Informationsfreiheitsgesetz: Warum Deutschlands Transparenz in Gefahr ist
Clara SchneiderInformationsfreiheitsgesetz: Warum Deutschlands Transparenz in Gefahr ist
Deutschlands Informationsfreiheitsgesetz (IFG) steht vor neuen Herausforderungen – trotz seiner entscheidenden Rolle bei der Aufdeckung von Transparenzdefiziten in der Regierung. Das Gesetz, das Bürgern das Recht einräumt, amtliche Dokumente anzufordern, gerät zunehmend unter Druck durch politische Veränderungen und behördlichen Widerstand. Nun kehrt eine langjährige Kolumne zurück, um seine Bedeutung zu feiern – mit einer überraschenden Wendung.

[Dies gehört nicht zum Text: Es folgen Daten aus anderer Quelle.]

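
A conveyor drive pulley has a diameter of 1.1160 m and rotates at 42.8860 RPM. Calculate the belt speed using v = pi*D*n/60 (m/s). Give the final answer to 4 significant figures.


v = pi * 1.1160 * 42.8860 / 60
v = 2.506 m/s


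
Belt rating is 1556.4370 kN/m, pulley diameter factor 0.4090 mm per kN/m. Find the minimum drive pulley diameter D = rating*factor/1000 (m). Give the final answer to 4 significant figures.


D = 1556.4370 * 0.4090 / 1000
D = 0.6366 m


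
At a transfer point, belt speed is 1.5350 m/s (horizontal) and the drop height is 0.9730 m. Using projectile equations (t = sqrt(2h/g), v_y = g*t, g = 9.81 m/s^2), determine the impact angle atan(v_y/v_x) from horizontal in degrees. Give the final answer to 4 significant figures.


t = sqrt(2*0.9730/9.81) = 0.445386 s
v_y = 9.81 * 0.445386 = 4.36924 m/s
angle = atan(4.36924 / 1.5350) = 70.64 deg


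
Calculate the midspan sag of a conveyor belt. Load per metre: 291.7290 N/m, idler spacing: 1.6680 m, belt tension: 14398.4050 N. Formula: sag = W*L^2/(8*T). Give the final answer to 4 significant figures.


sag = 291.7290 * 1.6680^2 / (8 * 14398.4050)
sag = 0.007046 m


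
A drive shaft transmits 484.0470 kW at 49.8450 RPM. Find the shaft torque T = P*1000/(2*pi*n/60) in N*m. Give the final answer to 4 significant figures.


omega = 2*pi*49.8450/60 = 5.21976 rad/s
T = 484.0470*1000 / 5.21976
T = 92730 N*m


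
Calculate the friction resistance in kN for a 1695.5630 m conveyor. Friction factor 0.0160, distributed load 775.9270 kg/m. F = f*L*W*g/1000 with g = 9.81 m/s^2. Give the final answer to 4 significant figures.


F = 0.0160 * 1695.5630 * 775.9270 * 9.81 / 1000
F = 206.5 kN


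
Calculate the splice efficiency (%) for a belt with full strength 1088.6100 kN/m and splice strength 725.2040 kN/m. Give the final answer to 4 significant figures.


Eff = 725.2040 / 1088.6100 * 100
Eff = 66.62 %


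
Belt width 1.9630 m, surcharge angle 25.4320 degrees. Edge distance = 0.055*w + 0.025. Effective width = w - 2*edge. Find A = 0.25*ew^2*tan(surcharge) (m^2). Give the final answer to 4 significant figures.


edge = 0.055*1.9630 + 0.025 = 0.132965 m
ew = 1.9630 - 2*0.132965 = 1.69707 m
A = 0.25 * 1.69707^2 * tan(25.4320 deg)
A = 0.3424 m^2


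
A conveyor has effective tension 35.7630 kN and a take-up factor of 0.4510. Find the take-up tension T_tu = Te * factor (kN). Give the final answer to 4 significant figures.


T_tu = 35.7630 * 0.4510
T_tu = 16.13 kN


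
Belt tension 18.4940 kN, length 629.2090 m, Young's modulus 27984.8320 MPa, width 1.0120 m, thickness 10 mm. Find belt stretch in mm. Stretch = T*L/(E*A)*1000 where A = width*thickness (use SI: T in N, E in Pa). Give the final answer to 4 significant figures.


A = 1.0120 * 0.01 = 0.01012 m^2
Stretch = 18.4940*1000 * 629.2090 / (27984.8320e6 * 0.01012) * 1000
Stretch = 41.09 mm


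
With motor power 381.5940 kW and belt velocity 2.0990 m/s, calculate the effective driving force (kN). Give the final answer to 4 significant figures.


Te = P / v = 381.5940 / 2.0990
Te = 181.8 kN


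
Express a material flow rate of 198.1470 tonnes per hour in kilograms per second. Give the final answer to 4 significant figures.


m_dot = 198.1470 * 1000 / 3600
m_dot = 55.04 kg/s


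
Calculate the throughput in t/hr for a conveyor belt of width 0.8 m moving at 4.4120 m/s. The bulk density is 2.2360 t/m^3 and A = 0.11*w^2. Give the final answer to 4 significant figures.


A = 0.11 * 0.8^2 = 0.0704 m^2
C = 0.0704 * 4.4120 * 2.2360 * 3600
C = 2500 t/hr


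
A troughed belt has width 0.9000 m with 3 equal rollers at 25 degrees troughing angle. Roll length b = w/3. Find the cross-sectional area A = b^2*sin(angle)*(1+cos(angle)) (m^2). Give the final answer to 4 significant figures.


b = 0.9000/3 = 0.3 m
A = 0.3^2 * sin(25 deg) * (1 + cos(25 deg))
A = 0.07251 m^2


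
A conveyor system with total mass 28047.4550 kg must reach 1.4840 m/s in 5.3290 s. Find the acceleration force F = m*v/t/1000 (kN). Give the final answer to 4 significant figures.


F = 28047.4550 * 1.4840 / 5.3290 / 1000
F = 7.811 kN


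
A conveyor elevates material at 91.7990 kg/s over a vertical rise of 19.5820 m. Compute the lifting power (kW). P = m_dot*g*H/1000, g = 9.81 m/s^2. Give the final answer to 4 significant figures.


P = 91.7990 * 9.81 * 19.5820 / 1000
P = 17.63 kW


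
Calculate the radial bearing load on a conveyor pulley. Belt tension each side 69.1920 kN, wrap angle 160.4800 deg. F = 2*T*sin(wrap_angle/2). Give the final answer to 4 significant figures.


F = 2 * 69.1920 * sin(160.4800/2 deg)
F = 136.4 kN


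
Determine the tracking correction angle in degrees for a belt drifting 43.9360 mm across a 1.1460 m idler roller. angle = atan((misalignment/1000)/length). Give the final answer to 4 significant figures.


misalign_m = 43.9360 / 1000 = 0.043936 m
angle = atan(0.043936 / 1.1460)
angle = 2.196 deg


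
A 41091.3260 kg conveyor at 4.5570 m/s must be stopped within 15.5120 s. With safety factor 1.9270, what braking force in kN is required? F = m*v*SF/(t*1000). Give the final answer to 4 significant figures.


F = 41091.3260 * 4.5570 / 15.5120 * 1.9270 / 1000
F = 23.26 kN


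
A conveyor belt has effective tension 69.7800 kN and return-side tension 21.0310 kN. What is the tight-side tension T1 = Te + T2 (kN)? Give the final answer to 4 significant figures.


T1 = Te + T2 = 69.7800 + 21.0310
T1 = 90.81 kN


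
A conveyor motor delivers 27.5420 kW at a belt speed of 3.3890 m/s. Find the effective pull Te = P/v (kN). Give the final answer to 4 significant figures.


Te = P / v = 27.5420 / 3.3890
Te = 8.127 kN


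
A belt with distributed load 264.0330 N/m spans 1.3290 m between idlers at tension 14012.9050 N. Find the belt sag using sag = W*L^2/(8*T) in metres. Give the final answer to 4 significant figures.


sag = 264.0330 * 1.3290^2 / (8 * 14012.9050)
sag = 0.004160 m


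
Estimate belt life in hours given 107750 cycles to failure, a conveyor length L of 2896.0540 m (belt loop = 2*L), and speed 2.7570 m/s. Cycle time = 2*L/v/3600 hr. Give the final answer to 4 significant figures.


cycle_time = 2 * 2896.0540 / 2.7570 / 3600 = 0.583576 hr
life = 107750 * 0.583576 = 62880 hours


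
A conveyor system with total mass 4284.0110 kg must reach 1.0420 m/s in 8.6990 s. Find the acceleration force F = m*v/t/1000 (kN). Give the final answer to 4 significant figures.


F = 4284.0110 * 1.0420 / 8.6990 / 1000
F = 0.5132 kN


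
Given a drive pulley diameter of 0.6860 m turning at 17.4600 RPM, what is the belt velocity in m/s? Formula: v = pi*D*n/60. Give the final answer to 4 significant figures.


v = pi * 0.6860 * 17.4600 / 60
v = 0.6271 m/s


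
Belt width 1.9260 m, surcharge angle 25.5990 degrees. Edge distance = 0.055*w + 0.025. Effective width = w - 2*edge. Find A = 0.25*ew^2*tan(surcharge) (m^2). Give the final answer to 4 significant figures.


edge = 0.055*1.9260 + 0.025 = 0.13093 m
ew = 1.9260 - 2*0.13093 = 1.66414 m
A = 0.25 * 1.66414^2 * tan(25.5990 deg)
A = 0.3317 m^2


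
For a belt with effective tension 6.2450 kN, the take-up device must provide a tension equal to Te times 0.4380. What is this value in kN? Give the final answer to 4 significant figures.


T_tu = 6.2450 * 0.4380
T_tu = 2.735 kN


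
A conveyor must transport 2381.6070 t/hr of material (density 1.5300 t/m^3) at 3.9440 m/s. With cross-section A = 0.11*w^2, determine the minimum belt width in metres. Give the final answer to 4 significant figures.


A_req = 2381.6070 / (3.9440 * 1.5300 * 3600) = 0.109632 m^2
w = sqrt(0.109632 / 0.11)
w = 0.9983 m


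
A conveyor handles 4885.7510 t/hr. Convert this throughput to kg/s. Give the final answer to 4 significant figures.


m_dot = 4885.7510 * 1000 / 3600
m_dot = 1357 kg/s


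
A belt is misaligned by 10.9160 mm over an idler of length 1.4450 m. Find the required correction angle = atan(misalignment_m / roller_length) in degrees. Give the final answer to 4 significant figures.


misalign_m = 10.9160 / 1000 = 0.010916 m
angle = atan(0.010916 / 1.4450)
angle = 0.4328 deg


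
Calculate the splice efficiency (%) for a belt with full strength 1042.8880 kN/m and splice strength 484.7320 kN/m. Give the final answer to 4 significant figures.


Eff = 484.7320 / 1042.8880 * 100
Eff = 46.48 %


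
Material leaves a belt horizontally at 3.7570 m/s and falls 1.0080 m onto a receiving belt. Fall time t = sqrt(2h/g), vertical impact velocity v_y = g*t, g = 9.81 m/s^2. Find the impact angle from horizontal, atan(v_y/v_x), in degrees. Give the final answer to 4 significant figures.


t = sqrt(2*1.0080/9.81) = 0.453326 s
v_y = 9.81 * 0.453326 = 4.44713 m/s
angle = atan(4.44713 / 3.7570) = 49.81 deg


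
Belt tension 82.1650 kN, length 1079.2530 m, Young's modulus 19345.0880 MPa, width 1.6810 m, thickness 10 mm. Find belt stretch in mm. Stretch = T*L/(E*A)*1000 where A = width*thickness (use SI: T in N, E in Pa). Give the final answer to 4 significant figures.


A = 1.6810 * 0.01 = 0.01681 m^2
Stretch = 82.1650*1000 * 1079.2530 / (19345.0880e6 * 0.01681) * 1000
Stretch = 272.7 mm


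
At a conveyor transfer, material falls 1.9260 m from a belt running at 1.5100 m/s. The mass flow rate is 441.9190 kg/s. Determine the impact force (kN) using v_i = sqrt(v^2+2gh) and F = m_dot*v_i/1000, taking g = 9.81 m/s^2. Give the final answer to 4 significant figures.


v_i = sqrt(1.5100^2 + 2*9.81*1.9260) = 6.32995 m/s
F = 441.9190 * 6.32995 / 1000
F = 2.797 kN


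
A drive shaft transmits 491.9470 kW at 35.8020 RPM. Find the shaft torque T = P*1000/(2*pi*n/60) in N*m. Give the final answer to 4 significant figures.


omega = 2*pi*35.8020/60 = 3.74918 rad/s
T = 491.9470*1000 / 3.74918
T = 131200 N*m


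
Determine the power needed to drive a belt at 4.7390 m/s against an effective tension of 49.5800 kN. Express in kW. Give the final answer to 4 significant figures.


P = Te * v = 49.5800 * 4.7390
P = 235.0 kW


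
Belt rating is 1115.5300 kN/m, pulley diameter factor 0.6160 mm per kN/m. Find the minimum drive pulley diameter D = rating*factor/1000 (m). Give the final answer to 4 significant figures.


D = 1115.5300 * 0.6160 / 1000
D = 0.6872 m


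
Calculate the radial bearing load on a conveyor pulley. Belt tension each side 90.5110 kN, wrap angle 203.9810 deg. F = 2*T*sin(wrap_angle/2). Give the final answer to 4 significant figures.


F = 2 * 90.5110 * sin(203.9810/2 deg)
F = 177.1 kN


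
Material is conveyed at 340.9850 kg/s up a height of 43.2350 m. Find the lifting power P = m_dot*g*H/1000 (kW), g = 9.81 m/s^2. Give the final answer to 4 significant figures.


P = 340.9850 * 9.81 * 43.2350 / 1000
P = 144.6 kW


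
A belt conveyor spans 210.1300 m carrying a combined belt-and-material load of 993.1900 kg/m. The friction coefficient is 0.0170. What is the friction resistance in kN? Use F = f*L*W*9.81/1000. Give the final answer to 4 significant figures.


F = 0.0170 * 210.1300 * 993.1900 * 9.81 / 1000
F = 34.80 kN


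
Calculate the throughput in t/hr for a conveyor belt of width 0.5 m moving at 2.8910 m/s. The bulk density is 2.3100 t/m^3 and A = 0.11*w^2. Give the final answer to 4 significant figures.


A = 0.11 * 0.5^2 = 0.0275 m^2
C = 0.0275 * 2.8910 * 2.3100 * 3600
C = 661.1 t/hr


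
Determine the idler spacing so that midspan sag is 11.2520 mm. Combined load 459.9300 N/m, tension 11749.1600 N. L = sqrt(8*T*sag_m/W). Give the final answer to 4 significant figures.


sag = 11.2520/1000 = 0.011252 m
L = sqrt(8 * 11749.1600 * 0.011252 / 459.9300)
L = 1.516 m


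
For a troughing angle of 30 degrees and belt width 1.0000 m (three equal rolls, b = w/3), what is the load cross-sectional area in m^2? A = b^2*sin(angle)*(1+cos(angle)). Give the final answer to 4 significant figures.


b = 1.0000/3 = 0.333333 m
A = 0.333333^2 * sin(30 deg) * (1 + cos(30 deg))
A = 0.1037 m^2


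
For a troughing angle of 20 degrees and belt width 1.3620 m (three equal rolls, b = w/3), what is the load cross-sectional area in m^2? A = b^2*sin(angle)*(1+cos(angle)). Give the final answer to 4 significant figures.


b = 1.3620/3 = 0.454 m
A = 0.454^2 * sin(20 deg) * (1 + cos(20 deg))
A = 0.1367 m^2


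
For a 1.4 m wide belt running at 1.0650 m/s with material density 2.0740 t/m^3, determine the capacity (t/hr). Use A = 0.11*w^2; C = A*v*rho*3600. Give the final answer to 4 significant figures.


A = 0.11 * 1.4^2 = 0.2156 m^2
C = 0.2156 * 1.0650 * 2.0740 * 3600
C = 1714 t/hr


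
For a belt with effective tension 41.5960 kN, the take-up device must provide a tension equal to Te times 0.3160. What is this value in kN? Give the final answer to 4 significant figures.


T_tu = 41.5960 * 0.3160
T_tu = 13.14 kN


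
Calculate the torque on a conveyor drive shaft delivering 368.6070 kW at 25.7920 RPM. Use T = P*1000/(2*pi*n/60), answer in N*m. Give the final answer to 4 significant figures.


omega = 2*pi*25.7920/60 = 2.70093 rad/s
T = 368.6070*1000 / 2.70093
T = 136500 N*m


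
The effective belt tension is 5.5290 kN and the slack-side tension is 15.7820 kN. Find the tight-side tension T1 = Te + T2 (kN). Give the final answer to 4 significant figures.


T1 = Te + T2 = 5.5290 + 15.7820
T1 = 21.31 kN


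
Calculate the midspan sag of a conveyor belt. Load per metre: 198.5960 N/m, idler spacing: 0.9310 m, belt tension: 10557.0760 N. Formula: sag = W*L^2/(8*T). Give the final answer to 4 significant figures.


sag = 198.5960 * 0.9310^2 / (8 * 10557.0760)
sag = 0.002038 m


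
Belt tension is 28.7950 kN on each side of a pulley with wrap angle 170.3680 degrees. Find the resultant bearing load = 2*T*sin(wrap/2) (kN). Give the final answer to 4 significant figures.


F = 2 * 28.7950 * sin(170.3680/2 deg)
F = 57.39 kN


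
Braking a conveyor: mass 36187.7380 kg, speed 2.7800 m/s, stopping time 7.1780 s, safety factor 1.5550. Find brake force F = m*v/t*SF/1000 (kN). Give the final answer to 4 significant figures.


F = 36187.7380 * 2.7800 / 7.1780 * 1.5550 / 1000
F = 21.79 kN


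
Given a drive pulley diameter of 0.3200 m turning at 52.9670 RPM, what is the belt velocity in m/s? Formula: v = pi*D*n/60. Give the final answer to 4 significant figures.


v = pi * 0.3200 * 52.9670 / 60
v = 0.8875 m/s


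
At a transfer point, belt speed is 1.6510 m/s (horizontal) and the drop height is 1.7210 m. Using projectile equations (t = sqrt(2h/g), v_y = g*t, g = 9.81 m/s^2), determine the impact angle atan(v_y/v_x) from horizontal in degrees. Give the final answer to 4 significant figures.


t = sqrt(2*1.7210/9.81) = 0.59234 s
v_y = 9.81 * 0.59234 = 5.81086 m/s
angle = atan(5.81086 / 1.6510) = 74.14 deg


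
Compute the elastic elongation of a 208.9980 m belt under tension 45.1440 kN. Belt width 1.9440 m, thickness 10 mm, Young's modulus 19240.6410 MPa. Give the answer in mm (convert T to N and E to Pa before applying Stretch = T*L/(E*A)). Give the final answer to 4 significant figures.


A = 1.9440 * 0.01 = 0.01944 m^2
Stretch = 45.1440*1000 * 208.9980 / (19240.6410e6 * 0.01944) * 1000
Stretch = 25.22 mm


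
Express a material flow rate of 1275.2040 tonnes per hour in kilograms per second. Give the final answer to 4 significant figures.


m_dot = 1275.2040 * 1000 / 3600
m_dot = 354.2 kg/s


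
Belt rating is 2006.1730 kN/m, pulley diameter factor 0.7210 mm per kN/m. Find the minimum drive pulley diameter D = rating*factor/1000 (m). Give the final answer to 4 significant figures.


D = 2006.1730 * 0.7210 / 1000
D = 1.446 m


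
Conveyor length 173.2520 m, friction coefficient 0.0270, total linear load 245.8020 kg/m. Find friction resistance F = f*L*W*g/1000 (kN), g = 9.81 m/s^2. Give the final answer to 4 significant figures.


F = 0.0270 * 173.2520 * 245.8020 * 9.81 / 1000
F = 11.28 kN


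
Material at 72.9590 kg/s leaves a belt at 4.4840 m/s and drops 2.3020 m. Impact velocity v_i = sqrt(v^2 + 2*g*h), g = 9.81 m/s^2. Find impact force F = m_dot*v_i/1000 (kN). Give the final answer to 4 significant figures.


v_i = sqrt(4.4840^2 + 2*9.81*2.3020) = 8.07908 m/s
F = 72.9590 * 8.07908 / 1000
F = 0.5894 kN


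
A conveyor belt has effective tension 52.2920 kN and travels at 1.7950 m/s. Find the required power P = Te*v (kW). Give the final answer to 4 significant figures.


P = Te * v = 52.2920 * 1.7950
P = 93.86 kW


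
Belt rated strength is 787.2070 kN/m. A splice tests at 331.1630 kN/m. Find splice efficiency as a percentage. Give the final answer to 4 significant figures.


Eff = 331.1630 / 787.2070 * 100
Eff = 42.07 %


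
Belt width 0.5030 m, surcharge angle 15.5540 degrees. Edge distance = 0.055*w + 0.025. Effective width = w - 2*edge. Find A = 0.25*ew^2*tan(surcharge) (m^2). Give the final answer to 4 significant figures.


edge = 0.055*0.5030 + 0.025 = 0.052665 m
ew = 0.5030 - 2*0.052665 = 0.39767 m
A = 0.25 * 0.39767^2 * tan(15.5540 deg)
A = 0.01100 m^2


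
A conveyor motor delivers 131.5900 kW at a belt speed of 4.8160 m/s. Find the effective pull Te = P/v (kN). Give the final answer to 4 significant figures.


Te = P / v = 131.5900 / 4.8160
Te = 27.32 kN


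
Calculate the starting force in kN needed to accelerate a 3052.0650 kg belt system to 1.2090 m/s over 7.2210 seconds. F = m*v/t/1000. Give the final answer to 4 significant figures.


F = 3052.0650 * 1.2090 / 7.2210 / 1000
F = 0.5110 kN


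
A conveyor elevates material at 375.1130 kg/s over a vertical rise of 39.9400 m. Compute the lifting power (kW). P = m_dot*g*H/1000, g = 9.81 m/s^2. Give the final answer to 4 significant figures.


P = 375.1130 * 9.81 * 39.9400 / 1000
P = 147.0 kW


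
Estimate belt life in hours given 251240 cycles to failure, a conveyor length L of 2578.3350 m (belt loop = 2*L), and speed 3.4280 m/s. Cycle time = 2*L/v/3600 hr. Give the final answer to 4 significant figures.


cycle_time = 2 * 2578.3350 / 3.4280 / 3600 = 0.417855 hr
life = 251240 * 0.417855 = 105000 hours


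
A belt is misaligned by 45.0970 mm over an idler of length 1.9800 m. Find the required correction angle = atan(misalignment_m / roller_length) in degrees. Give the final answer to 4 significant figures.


misalign_m = 45.0970 / 1000 = 0.045097 m
angle = atan(0.045097 / 1.9800)
angle = 1.305 deg


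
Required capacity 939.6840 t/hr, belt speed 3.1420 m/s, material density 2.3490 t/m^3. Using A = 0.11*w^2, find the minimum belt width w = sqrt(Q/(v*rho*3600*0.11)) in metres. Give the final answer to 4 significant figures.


A_req = 939.6840 / (3.1420 * 2.3490 * 3600) = 0.0353663 m^2
w = sqrt(0.0353663 / 0.11)
w = 0.5670 m


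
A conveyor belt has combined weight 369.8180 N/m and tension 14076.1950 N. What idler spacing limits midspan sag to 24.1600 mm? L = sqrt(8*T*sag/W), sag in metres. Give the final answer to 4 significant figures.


sag = 24.1600/1000 = 0.024160 m
L = sqrt(8 * 14076.1950 * 0.024160 / 369.8180)
L = 2.712 m


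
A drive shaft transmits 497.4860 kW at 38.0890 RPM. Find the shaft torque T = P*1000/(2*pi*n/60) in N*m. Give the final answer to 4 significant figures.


omega = 2*pi*38.0890/60 = 3.98867 rad/s
T = 497.4860*1000 / 3.98867
T = 124700 N*m


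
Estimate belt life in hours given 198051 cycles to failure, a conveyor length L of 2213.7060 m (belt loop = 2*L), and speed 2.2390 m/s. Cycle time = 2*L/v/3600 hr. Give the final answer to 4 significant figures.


cycle_time = 2 * 2213.7060 / 2.2390 / 3600 = 0.549279 hr
life = 198051 * 0.549279 = 108800 hours


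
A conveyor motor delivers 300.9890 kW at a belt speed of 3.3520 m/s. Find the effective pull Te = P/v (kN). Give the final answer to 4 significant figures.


Te = P / v = 300.9890 / 3.3520
Te = 89.79 kN


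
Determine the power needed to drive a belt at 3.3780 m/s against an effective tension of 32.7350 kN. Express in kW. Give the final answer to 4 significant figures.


P = Te * v = 32.7350 * 3.3780
P = 110.6 kW


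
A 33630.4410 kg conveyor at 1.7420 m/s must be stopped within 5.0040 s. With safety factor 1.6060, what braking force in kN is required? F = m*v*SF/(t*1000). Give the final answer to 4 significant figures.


F = 33630.4410 * 1.7420 / 5.0040 * 1.6060 / 1000
F = 18.80 kN


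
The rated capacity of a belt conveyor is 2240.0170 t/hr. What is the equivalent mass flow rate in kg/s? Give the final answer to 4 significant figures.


m_dot = 2240.0170 * 1000 / 3600
m_dot = 622.2 kg/s


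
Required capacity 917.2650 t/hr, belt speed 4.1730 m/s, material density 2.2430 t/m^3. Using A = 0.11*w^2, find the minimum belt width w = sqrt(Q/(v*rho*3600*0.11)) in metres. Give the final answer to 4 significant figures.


A_req = 917.2650 / (4.1730 * 2.2430 * 3600) = 0.0272217 m^2
w = sqrt(0.0272217 / 0.11)
w = 0.4975 m


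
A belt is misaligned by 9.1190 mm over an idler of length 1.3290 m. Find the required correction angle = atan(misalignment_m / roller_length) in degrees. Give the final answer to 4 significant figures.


misalign_m = 9.1190 / 1000 = 0.009119 m
angle = atan(0.009119 / 1.3290)
angle = 0.3931 deg


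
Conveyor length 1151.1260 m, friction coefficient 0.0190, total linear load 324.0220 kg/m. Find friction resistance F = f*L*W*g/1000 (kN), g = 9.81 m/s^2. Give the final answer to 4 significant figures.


F = 0.0190 * 1151.1260 * 324.0220 * 9.81 / 1000
F = 69.52 kN


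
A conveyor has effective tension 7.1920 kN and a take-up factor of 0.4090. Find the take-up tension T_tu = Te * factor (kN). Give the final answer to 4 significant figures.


T_tu = 7.1920 * 0.4090
T_tu = 2.942 kN


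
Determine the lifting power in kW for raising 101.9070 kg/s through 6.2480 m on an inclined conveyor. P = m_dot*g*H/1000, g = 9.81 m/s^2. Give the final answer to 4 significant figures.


P = 101.9070 * 9.81 * 6.2480 / 1000
P = 6.246 kW


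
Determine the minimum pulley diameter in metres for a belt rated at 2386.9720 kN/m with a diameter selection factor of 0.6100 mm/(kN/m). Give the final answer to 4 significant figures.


D = 2386.9720 * 0.6100 / 1000
D = 1.456 m


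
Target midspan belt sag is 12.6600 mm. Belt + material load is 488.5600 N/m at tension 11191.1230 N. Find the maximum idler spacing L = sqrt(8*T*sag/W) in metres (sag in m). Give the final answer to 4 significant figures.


sag = 12.6600/1000 = 0.012660 m
L = sqrt(8 * 11191.1230 * 0.012660 / 488.5600)
L = 1.523 m


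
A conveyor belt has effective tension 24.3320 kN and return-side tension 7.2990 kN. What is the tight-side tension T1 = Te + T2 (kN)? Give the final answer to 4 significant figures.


T1 = Te + T2 = 24.3320 + 7.2990
T1 = 31.63 kN


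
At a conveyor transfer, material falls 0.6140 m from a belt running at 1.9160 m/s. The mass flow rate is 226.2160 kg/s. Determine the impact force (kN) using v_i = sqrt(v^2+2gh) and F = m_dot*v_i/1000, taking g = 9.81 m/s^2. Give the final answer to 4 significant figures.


v_i = sqrt(1.9160^2 + 2*9.81*0.6140) = 3.96456 m/s
F = 226.2160 * 3.96456 / 1000
F = 0.8968 kN


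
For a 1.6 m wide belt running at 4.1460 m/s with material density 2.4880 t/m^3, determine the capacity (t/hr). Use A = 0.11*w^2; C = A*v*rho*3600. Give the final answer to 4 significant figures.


A = 0.11 * 1.6^2 = 0.2816 m^2
C = 0.2816 * 4.1460 * 2.4880 * 3600
C = 10460 t/hr


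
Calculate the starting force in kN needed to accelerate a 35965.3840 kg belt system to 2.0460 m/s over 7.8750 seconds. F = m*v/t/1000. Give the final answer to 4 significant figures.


F = 35965.3840 * 2.0460 / 7.8750 / 1000
F = 9.344 kN


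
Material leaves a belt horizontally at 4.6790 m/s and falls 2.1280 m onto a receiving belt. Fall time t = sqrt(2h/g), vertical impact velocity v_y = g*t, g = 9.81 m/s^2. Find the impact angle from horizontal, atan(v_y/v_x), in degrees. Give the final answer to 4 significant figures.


t = sqrt(2*2.1280/9.81) = 0.658668 s
v_y = 9.81 * 0.658668 = 6.46153 m/s
angle = atan(6.46153 / 4.6790) = 54.09 deg


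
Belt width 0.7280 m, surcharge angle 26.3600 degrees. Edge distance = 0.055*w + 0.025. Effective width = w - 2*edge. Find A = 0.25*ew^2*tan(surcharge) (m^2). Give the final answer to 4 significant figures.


edge = 0.055*0.7280 + 0.025 = 0.06504 m
ew = 0.7280 - 2*0.06504 = 0.59792 m
A = 0.25 * 0.59792^2 * tan(26.3600 deg)
A = 0.04429 m^2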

Das IFG ist ein zentrales Instrument, um Behörden zur Rechenschaft zu ziehen. Die Transparenzaktivisten von FragDenStaat nutzen es regelmäßig, um fragwürdige Ausgaben aufzudecken – etwa die Millionenförderung einer NGO, deren Wirkung kaum sichtbar ist. Doch das System ist nicht makellos: Die Durchsetzung der Rechte erfordert oft juristische Hilfe, die kostspielig sein und Bürger ohne finanzielle Mittel ausschließen kann.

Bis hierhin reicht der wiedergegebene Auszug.